Compressor aerodynamics at negative incidence

In the last decades, customers and regulators are continuously imposing more stringent requirements on safety, emissions and fuel consumption, pushing the manufacturers to optimise every single phase of the engine operations. Many goals in design point operations and off-design ones have already been reached. However, in order to meet the requirements on ground start and altitude relight capabilities, the sub-idle regime performance still needs to be fully comprehended. In this regime, the engine is operating at a speed below the idle one and, since these are extreme off-design conditions, innovative approaches to create high-fidelity prediction tools are required. For this purpose, one of the main challenges is to further understand the compressor behaviour. Many performance tools are available to predict it near design point, but, due to the lack of experimental data and the complexity of the flow, they are not reliable for sub-idle conditions.

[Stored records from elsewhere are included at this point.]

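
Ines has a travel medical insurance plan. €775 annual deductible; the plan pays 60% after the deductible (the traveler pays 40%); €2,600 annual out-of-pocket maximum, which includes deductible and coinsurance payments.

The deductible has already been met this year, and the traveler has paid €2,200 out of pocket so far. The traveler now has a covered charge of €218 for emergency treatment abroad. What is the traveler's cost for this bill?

The deductible is already satisfied, so the full bill goes to coinsurance.
Traveler's 40% share of €218 is €87.20.
Cumulative spending €2,200 + €87.20 = €2,287.20 stays under the €2,600 maximum.

€87.20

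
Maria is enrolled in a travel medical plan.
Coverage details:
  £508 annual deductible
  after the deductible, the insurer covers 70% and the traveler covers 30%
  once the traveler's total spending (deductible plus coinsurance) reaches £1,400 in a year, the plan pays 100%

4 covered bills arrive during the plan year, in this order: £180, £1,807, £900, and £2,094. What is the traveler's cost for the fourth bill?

£178.30

Claim 1 (£180): all of it applies to the deductible. Traveler pays £180; OOP now £180.
Claim 2 (£1,807): £328 to deductible, leaving £1,479; traveler's 30% is £443.70. Cost to traveler: £771.70. OOP to date £951.70.
Claim 3 (£900): deductible met; 30% of £900 = £270. Cost to traveler: £270. OOP to date £1,221.70.
Claim 4 (£2,094): deductible met; 30% of £2,094 = £628.20. Adding that to £1,221.70 gives £1,849.90, past the £1,400 cap; traveler pays only £1,400 − £1,221.70 = £178.30.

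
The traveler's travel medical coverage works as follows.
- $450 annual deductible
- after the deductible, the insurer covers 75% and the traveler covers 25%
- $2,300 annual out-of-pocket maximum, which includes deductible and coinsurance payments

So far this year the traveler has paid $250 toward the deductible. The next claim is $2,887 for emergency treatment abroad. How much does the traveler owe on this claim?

$871.75

Deductible still to meet: $450 − $250 = $200.
After the $200 deductible portion, $2,887 − $200 = $2,687 is subject to coinsurance.
Traveler's 25% share of $2,687 is $671.75.
Traveler responsibility before any cap: $200 + $671.75 = $871.75.
Year-to-date out-of-pocket becomes $250 + $871.75 = $1,121.75, still under the $2,300 maximum, so no cap applies.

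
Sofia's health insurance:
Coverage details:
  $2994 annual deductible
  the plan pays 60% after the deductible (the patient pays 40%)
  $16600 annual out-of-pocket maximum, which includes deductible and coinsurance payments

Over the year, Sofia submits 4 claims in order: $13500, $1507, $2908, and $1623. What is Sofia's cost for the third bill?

Claim 1 — $13500: deductible takes $2994, $10506 remains; coinsurance $10506 × 40% = $4202.40. Patient pays $7196.40; OOP now $7196.40.
Claim 2 — $1507: deductible already satisfied, so patient's share is 40% × $1507 = $602.80. Cost to patient: $602.80. OOP to date $7799.20.
Claim 3 — $2908: deductible met; 40% of $2908 = $1163.20. Cost to patient: $1163.20. OOP to date $8962.40.

$1163.20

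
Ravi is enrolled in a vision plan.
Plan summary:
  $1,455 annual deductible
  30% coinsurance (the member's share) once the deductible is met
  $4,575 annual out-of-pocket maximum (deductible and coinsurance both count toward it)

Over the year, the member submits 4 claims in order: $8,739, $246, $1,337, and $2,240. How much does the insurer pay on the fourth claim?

$1,780.10

Claim 1 ($8,739): deductible takes $1,455, $7,284 remains; member's 30% is $2,185.20. Member pays $3,640.20; OOP now $3,640.20. Plan pays $8,739 − $3,640.20 = $5,098.80.
Claim 2 ($246): 30% coinsurance on $246 = $73.80. Member pays $73.80; OOP now $3,714. Plan pays $246 − $73.80 = $172.20.
Claim 3 ($1,337): deductible already satisfied, so member's share is 30% × $1,337 = $401.10. Cost to member: $401.10. OOP to date $4,115.10. Insurer: $1,337 − $401.10 = $935.90.
Claim 4 ($2,240): 30% coinsurance on $2,240 = $672. That would push OOP to $4,787.10, over the $4,575 cap, so member pays $4,575 − $4,115.10 = $459.90. Insurer: $2,240 − $459.90 = $1,780.10.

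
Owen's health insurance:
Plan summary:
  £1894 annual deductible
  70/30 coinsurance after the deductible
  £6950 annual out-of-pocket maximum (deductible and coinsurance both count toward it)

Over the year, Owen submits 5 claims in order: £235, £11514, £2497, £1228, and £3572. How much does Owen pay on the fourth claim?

£368.40

Claim 1 — £235: all of it applies to the deductible. Patient owes £235 (running OOP £235).
Claim 2 — £11514: £1659 finishes the deductible; £9855 goes to coinsurance; coinsurance £9855 × 30% = £2956.50. Patient pays £4615.50; OOP now £4850.50.
Claim 3 — £2497: deductible met; 30% of £2497 = £749.10. Cost to patient: £749.10. OOP to date £5599.60.
Claim 4 — £1228: 30% coinsurance on £1228 = £368.40. Cost to patient: £368.40. OOP to date £5968.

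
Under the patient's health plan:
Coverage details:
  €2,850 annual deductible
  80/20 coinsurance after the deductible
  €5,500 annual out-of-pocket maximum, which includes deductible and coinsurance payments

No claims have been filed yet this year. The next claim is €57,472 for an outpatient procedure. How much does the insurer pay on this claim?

€51,972

Deductible not yet touched, so the first €2,850 of the bill goes to the deductible.
After the €2,850 deductible portion, €57,472 − €2,850 = €54,622 is subject to coinsurance.
20% of €54,622 = €10,924.40 falls to the patient.
So the patient owes €2,850 + €10,924.40 = €13,774.40 before any cap.
Year-to-date out-of-pocket would reach €0 + €13,774.40 = €13,774.40, above the €5,500 maximum, so the patient pays only €5,500 − €0 = €5,500.
The insurer covers the remainder: €57,472 − €5,500 = €51,972.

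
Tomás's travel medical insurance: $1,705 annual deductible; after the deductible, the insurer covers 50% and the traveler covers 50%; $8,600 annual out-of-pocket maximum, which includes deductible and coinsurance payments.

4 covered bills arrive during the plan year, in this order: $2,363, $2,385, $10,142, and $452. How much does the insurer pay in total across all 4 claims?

Claim 1 ($2,363): deductible takes $1,705, $658 remains; 50% of $658 = $329. Cost to traveler: $2,034. OOP to date $2,034. Insurer: $2,363 − $2,034 = $329.
Claim 2 ($2,385): 50% coinsurance on $2,385 = $1,192.50. Traveler pays $1,192.50; OOP now $3,226.50. Plan pays $2,385 − $1,192.50 = $1,192.50.
Claim 3 ($10,142): deductible already satisfied, so traveler's share is 50% × $10,142 = $5,071. Traveler owes $5,071 (running OOP $8,297.50). Insurer: $10,142 − $5,071 = $5,071.
Claim 4 ($452): deductible met; 50% of $452 = $226. Traveler owes $226 (running OOP $8,523.50). Plan pays $452 − $226 = $226.
Insurer total = bills − traveler's total = $15,342 − $8,523.50 = $6,818.50.

$6,818.50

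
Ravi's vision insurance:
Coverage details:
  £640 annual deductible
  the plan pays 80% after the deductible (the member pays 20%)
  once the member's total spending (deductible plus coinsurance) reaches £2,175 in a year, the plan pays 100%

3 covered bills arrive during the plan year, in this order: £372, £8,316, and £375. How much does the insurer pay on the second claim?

#1 (£372): all of it applies to the deductible. Member pays £372; OOP now £372. Insurer: £372 − £372 = £0.
#2 (£8,316): deductible takes £268, £8,048 remains; member's 20% is £1,609.60. Together that's £268 + £1,609.60 = £1,877.60. That would push OOP to £2,249.60, over the £2,175 cap, so member pays £2,175 − £372 = £1,803. Insurer: £8,316 − £1,803 = £6,513.

£6,513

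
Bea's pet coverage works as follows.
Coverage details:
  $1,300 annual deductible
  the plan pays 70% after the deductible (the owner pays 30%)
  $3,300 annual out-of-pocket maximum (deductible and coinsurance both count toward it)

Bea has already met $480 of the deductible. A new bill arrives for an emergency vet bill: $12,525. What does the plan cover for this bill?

$9,705

Remaining deductible: $1,300 − $480 = $820.
That leaves $12,525 − $820 = $11,705 for coinsurance.
Owner's 30% share of $11,705 is $3,511.50.
That puts the owner's cost at $820 + $3,511.50 = $4,331.50 before any cap.
Year-to-date out-of-pocket would reach $480 + $4,331.50 = $4,811.50, above the $3,300 maximum, so the owner pays only $3,300 − $480 = $2,820.
The plan picks up $12,525 − $2,820 = $9,705.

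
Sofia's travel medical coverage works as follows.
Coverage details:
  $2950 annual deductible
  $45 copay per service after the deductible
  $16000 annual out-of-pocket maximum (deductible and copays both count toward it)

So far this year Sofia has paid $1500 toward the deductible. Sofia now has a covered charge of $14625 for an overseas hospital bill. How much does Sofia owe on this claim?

Deductible still to meet: $2950 − $1500 = $1450.
That leaves $14625 − $1450 = $13175 for the copay.
Copay on this service: $45.
Traveler responsibility before any cap: $1450 + $45 = $1495.
Year-to-date out-of-pocket becomes $1500 + $1495 = $2995, still under the $16000 maximum, so no cap applies.

$1495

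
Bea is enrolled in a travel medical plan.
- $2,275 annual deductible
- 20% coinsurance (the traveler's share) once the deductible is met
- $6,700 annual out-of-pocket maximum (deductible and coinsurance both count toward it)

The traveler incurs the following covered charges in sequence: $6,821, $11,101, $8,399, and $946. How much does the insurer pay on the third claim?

Claim 1 ($6,821): deductible takes $2,275, $4,546 remains; 20% of $4,546 = $909.20. Traveler pays $3,184.20; OOP now $3,184.20. Insurer: $6,821 − $3,184.20 = $3,636.80.
Claim 2 ($11,101): 20% coinsurance on $11,101 = $2,220.20. Traveler pays $2,220.20; OOP now $5,404.40. Plan pays $11,101 − $2,220.20 = $8,880.80.
Claim 3 ($8,399): deductible already satisfied, so traveler's share is 20% × $8,399 = $1,679.80. Adding that to $5,404.40 gives $7,084.20, past the $6,700 cap; traveler pays only $6,700 − $5,404.40 = $1,295.60. Insurer: $8,399 − $1,295.60 = $7,103.40.

$7,103.40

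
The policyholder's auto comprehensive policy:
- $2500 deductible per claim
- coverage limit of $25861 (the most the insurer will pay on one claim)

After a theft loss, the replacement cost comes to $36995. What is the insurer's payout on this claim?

Subtract the deductible: $36995 − $2500 = $34495.
$34495 exceeds the $25861 limit, so the insurer pays the limit: $25861.

$25861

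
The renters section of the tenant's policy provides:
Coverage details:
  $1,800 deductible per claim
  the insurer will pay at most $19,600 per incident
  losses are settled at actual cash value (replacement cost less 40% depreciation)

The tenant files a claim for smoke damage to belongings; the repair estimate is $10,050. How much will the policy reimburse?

Actual cash value after 40% depreciation: $10,050 × 60% = $6,030.
Subtract the deductible: $6,030 − $1,800 = $4,230.
$4,230 is within the $19,600 limit, so the insurer pays $4,230.

$4,230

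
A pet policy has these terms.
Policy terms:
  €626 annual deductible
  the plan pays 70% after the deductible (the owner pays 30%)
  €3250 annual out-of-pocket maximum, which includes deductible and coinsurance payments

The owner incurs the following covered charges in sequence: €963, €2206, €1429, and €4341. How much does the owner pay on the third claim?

€428.70

Claim 1 (€963): €626 finishes the deductible; €337 goes to coinsurance; owner's 30% is €101.10. Cost to owner: €727.10. OOP to date €727.10.
Claim 2 (€2206): deductible met; 30% of €2206 = €661.80. Cost to owner: €661.80. OOP to date €1388.90.
Claim 3 (€1429): deductible met; 30% of €1429 = €428.70. Owner pays €428.70; OOP now €1817.60.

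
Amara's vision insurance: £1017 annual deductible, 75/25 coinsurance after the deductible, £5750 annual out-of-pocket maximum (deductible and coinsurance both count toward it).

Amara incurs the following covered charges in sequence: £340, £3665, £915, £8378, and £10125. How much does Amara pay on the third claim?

Claim 1 (£340): all of it applies to the deductible. Member pays £340; OOP now £340.
Claim 2 (£3665): £677 finishes the deductible; £2988 goes to coinsurance; 25% of £2988 = £747. Cost to member: £1424. OOP to date £1764.
Claim 3 (£915): 25% coinsurance on £915 = £228.75. Member owes £228.75 (running OOP £1992.75).

£228.75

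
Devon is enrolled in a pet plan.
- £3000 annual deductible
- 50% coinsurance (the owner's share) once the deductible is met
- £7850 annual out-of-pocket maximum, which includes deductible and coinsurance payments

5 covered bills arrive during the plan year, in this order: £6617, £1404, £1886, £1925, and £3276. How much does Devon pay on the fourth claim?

#1 (£6617): £3000 to deductible, leaving £3617; owner's 50% is £1808.50. Owner owes £4808.50 (running OOP £4808.50).
#2 (£1404): 50% coinsurance on £1404 = £702. Cost to owner: £702. OOP to date £5510.50.
#3 (£1886): deductible already satisfied, so owner's share is 50% × £1886 = £943. Owner pays £943; OOP now £6453.50.
#4 (£1925): deductible met; 50% of £1925 = £962.50. Owner owes £962.50 (running OOP £7416).

£962.50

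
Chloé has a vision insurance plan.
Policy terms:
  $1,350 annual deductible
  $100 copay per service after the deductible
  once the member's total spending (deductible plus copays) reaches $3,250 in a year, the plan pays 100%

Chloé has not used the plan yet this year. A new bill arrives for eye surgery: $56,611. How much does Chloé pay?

Nothing has been paid toward the $1,350 deductible, so the first $1,350 of this charge is applied there.
The remaining $55,261 (= $56,611 − $1,350) moves to the copay.
Copay on this service: $100.
Member responsibility before any cap: $1,350 + $100 = $1,450.
Total out-of-pocket so far would be $0 + $1,450 = $1,450, below the $3,250 cap — no reduction.

$1,450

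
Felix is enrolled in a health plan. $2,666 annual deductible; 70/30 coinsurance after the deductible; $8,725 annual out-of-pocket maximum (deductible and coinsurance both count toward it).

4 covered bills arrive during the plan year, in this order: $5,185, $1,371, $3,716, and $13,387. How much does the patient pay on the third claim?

#1 ($5,185): $2,666 to deductible, leaving $2,519; patient's 30% is $755.70. Patient pays $3,421.70; OOP now $3,421.70.
#2 ($1,371): deductible already satisfied, so patient's share is 30% × $1,371 = $411.30. Patient pays $411.30; OOP now $3,833.
#3 ($3,716): deductible already satisfied, so patient's share is 30% × $3,716 = $1,114.80. Patient owes $1,114.80 (running OOP $4,947.80).

$1,114.80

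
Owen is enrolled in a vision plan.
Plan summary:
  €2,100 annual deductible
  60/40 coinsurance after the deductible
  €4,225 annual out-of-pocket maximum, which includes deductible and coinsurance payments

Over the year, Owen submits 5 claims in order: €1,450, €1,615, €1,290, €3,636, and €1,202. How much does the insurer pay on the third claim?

€774

Claim 1 (€1,450): all of it applies to the deductible. Member owes €1,450 (running OOP €1,450). Insurer: €1,450 − €1,450 = €0.
Claim 2 (€1,615): €650 finishes the deductible; €965 goes to coinsurance; 40% of €965 = €386. Member pays €1,036; OOP now €2,486. Plan pays €1,615 − €1,036 = €579.
Claim 3 (€1,290): deductible already satisfied, so member's share is 40% × €1,290 = €516. Cost to member: €516. OOP to date €3,002. Plan pays €1,290 − €516 = €774.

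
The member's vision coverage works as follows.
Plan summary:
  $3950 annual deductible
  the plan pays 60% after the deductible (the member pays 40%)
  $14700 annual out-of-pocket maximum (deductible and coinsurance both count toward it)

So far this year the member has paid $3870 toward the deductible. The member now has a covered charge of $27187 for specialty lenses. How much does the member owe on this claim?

$3870 of the $3950 deductible is already met, leaving $80.
The remaining $27107 (= $27187 − $80) moves to coinsurance.
40% of $27107 = $10842.80 falls to the member.
That puts the member's cost at $80 + $10842.80 = $10922.80 before any cap.
Year-to-date out-of-pocket would reach $3870 + $10922.80 = $14792.80, above the $14700 maximum, so the member pays only $14700 − $3870 = $10830.

$10830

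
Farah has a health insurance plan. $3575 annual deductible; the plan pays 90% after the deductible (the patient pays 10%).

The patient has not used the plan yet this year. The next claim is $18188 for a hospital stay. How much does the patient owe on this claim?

Deductible not yet touched, so the first $3575 of the bill goes to the deductible.
That leaves $18188 − $3575 = $14613 for coinsurance.
Patient's 10% share of $14613 is $1461.30.
So the patient owes $3575 + $1461.30 = $5036.30.

$5036.30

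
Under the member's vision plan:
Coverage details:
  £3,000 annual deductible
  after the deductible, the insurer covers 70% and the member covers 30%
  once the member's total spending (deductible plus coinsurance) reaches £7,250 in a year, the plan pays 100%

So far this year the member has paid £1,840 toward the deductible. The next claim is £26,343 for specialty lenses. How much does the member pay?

£5,410

£1,840 of the £3,000 deductible is already met, leaving £1,160.
After the £1,160 deductible portion, £26,343 − £1,160 = £25,183 is subject to coinsurance.
30% of £25,183 = £7,554.90 falls to the member.
So the member owes £1,160 + £7,554.90 = £8,714.90 before any cap.
That would bring total out-of-pocket to £10,554.90, past the £7,250 cap. The member is capped at £7,250 − £1,840 = £5,410 on this claim.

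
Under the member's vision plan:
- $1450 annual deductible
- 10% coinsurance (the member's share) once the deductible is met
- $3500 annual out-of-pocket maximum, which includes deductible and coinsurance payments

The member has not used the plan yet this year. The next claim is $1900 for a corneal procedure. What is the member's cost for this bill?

$1495

Nothing has been paid toward the $1450 deductible, so the first $1450 of this charge is applied there.
The remaining $450 (= $1900 − $1450) moves to coinsurance.
Member's 10% share of $450 is $45.
That puts the member's cost at $1450 + $45 = $1495 before any cap.
Cumulative spending $0 + $1495 = $1495 stays under the $3500 maximum.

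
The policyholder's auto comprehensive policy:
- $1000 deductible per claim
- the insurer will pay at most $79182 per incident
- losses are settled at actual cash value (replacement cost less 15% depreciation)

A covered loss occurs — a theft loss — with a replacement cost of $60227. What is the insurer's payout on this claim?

At 15% depreciation, ACV = $60227 − $9034.05 = $51192.95.
Less the $1000 deductible: $51192.95 − $1000 = $50192.95.
That's under the $79182 cap, so the insurer reimburses the full $50192.95.

$50192.95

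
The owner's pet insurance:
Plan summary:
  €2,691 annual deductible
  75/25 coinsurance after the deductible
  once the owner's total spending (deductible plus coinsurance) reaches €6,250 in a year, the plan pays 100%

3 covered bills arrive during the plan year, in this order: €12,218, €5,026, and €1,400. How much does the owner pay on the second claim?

€1,177.25

Bill 1, €12,218: €2,691 finishes the deductible; €9,527 goes to coinsurance; owner's 25% is €2,381.75. Owner owes €5,072.75 (running OOP €5,072.75).
Bill 2, €5,026: deductible already satisfied, so owner's share is 25% × €5,026 = €1,256.50. Adding that to €5,072.75 gives €6,329.25, past the €6,250 cap; owner pays only €6,250 − €5,072.75 = €1,177.25.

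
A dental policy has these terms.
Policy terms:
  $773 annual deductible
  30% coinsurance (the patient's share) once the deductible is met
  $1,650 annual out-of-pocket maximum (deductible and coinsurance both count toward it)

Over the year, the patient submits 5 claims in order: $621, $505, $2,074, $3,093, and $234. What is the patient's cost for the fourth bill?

Claim 1 ($621): entire amount goes to the deductible. Patient pays $621; OOP now $621.
Claim 2 ($505): $152 finishes the deductible; $353 goes to coinsurance; coinsurance $353 × 30% = $105.90. Patient pays $257.90; OOP now $878.90.
Claim 3 ($2,074): deductible already satisfied, so patient's share is 30% × $2,074 = $622.20. Patient owes $622.20 (running OOP $1,501.10).
Claim 4 ($3,093): deductible met; 30% of $3,093 = $927.90. That would push OOP to $2,429, over the $1,650 cap, so patient pays $1,650 − $1,501.10 = $148.90.

$148.90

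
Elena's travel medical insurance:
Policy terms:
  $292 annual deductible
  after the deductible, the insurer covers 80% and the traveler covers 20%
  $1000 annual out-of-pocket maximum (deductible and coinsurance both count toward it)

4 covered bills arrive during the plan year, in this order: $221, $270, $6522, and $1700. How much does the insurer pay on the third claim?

$5853.80

Claim 1 ($221): fully absorbed by the deductible. Cost to traveler: $221. OOP to date $221. Insurer: $221 − $221 = $0.
Claim 2 ($270): $71 to deductible, leaving $199; coinsurance $199 × 20% = $39.80. Traveler owes $110.80 (running OOP $331.80). Plan pays $270 − $110.80 = $159.20.
Claim 3 ($6522): 20% coinsurance on $6522 = $1304.40. OOP would hit $1636.20 > $1000, so the cap limits the traveler to $1000 − $331.80 = $668.20. Insurer: $6522 − $668.20 = $5853.80.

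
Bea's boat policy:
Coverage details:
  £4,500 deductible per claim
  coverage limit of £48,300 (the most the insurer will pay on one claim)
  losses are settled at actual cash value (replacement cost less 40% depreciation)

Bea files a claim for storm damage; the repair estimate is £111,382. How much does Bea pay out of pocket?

£63,082

At 40% depreciation, ACV = £111,382 − £44,552.80 = £66,829.20.
Less the £4,500 deductible: £66,829.20 − £4,500 = £62,329.20.
The £48,300 per-incident cap binds; insurer pays £48,300.
Owner's share is the uncovered remainder: £111,382 − £48,300 = £63,082.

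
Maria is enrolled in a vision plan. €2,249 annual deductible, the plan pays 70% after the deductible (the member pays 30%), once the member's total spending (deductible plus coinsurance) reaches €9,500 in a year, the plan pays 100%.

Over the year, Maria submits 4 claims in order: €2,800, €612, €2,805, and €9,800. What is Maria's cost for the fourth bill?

Bill 1, €2,800: deductible takes €2,249, €551 remains; coinsurance €551 × 30% = €165.30. Member pays €2,414.30; OOP now €2,414.30.
Bill 2, €612: 30% coinsurance on €612 = €183.60. Member pays €183.60; OOP now €2,597.90.
Bill 3, €2,805: deductible already satisfied, so member's share is 30% × €2,805 = €841.50. Member pays €841.50; OOP now €3,439.40.
Bill 4, €9,800: 30% coinsurance on €9,800 = €2,940. Cost to member: €2,940. OOP to date €6,379.40.

€2,940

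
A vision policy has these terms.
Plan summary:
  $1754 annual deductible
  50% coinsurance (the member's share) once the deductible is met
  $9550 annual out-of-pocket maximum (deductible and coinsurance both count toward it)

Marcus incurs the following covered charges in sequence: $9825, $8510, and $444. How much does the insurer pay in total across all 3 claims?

$9229

Claim 1 ($9825): $1754 finishes the deductible; $8071 goes to coinsurance; 50% of $8071 = $4035.50. Member owes $5789.50 (running OOP $5789.50). Plan pays $9825 − $5789.50 = $4035.50.
Claim 2 ($8510): deductible met; 50% of $8510 = $4255. OOP would hit $10044.50 > $9550, so the cap limits the member to $9550 − $5789.50 = $3760.50. Insurer: $8510 − $3760.50 = $4749.50.
Claim 3 ($444): deductible met; 50% of $444 = $222. That would push OOP to $9772, over the $9550 cap, so member pays $9550 − $9550 = $0. Insurer: $444 − $0 = $444.
Insurer total = bills − member's total = $18779 − $9550 = $9229.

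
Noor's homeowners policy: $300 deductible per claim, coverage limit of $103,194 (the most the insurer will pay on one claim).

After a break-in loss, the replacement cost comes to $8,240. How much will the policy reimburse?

Subtract the deductible: $8,240 − $300 = $7,940.
$7,940 is within the $103,194 limit, so the insurer pays $7,940.

$7,940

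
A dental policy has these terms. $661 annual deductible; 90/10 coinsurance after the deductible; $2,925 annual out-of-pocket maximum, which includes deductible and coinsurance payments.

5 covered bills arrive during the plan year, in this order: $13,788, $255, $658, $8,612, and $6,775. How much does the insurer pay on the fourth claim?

Bill 1, $13,788: $661 to deductible, leaving $13,127; patient's 10% is $1,312.70. Cost to patient: $1,973.70. OOP to date $1,973.70. Plan pays $13,788 − $1,973.70 = $11,814.30.
Bill 2, $255: 10% coinsurance on $255 = $25.50. Patient pays $25.50; OOP now $1,999.20. Insurer: $255 − $25.50 = $229.50.
Bill 3, $658: deductible already satisfied, so patient's share is 10% × $658 = $65.80. Cost to patient: $65.80. OOP to date $2,065. Plan pays $658 − $65.80 = $592.20.
Bill 4, $8,612: deductible met; 10% of $8,612 = $861.20. OOP would hit $2,926.20 > $2,925, so the cap limits the patient to $2,925 − $2,065 = $860. Insurer: $8,612 − $860 = $7,752.

$7,752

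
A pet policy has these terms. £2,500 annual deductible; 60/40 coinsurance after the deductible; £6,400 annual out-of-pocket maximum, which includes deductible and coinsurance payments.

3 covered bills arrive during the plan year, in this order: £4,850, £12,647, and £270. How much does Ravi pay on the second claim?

#1 (£4,850): £2,500 finishes the deductible; £2,350 goes to coinsurance; owner's 40% is £940. Cost to owner: £3,440. OOP to date £3,440.
#2 (£12,647): deductible already satisfied, so owner's share is 40% × £12,647 = £5,058.80. That would push OOP to £8,498.80, over the £6,400 cap, so owner pays £6,400 − £3,440 = £2,960.

£2,960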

Hence, in the previous years, in Cranfield University a surrogate model for loss and deviation in sub-idle conditions was developed to be implemented in mean-line or through-flow codes. The maps generated through these tools will then be used for the whole engine sub-idle performance analysis. The main target of this research was then to improve and generalise this model by considering the effects of the camber angle and of the flow unsteadiness. Using the same 2D CFD parametric model, different blade geometries were considered. The results are suggesting that the camber angle has no effect on the flow deviation. For the pressure loss coefficient, a clear trend was not found probably due to the flow unsteadiness. Hence, transient simulations were performed, assessing the behaviour of the employed turbulence models as well. For the deflection case, the results were confirming the steady-state outcomes in all the cases. Regarding the pressure loss coefficient, there was a discrepancy between the data: the SAS-SST model behaved in a different way depending on the considered geometry, probably due to its scale-adaptive capacity, that in case of a parametric model makes impossible to have a fair comparison. However, the model has been used in the mean-line code, generating compressor maps that were successfully validated against experimental data.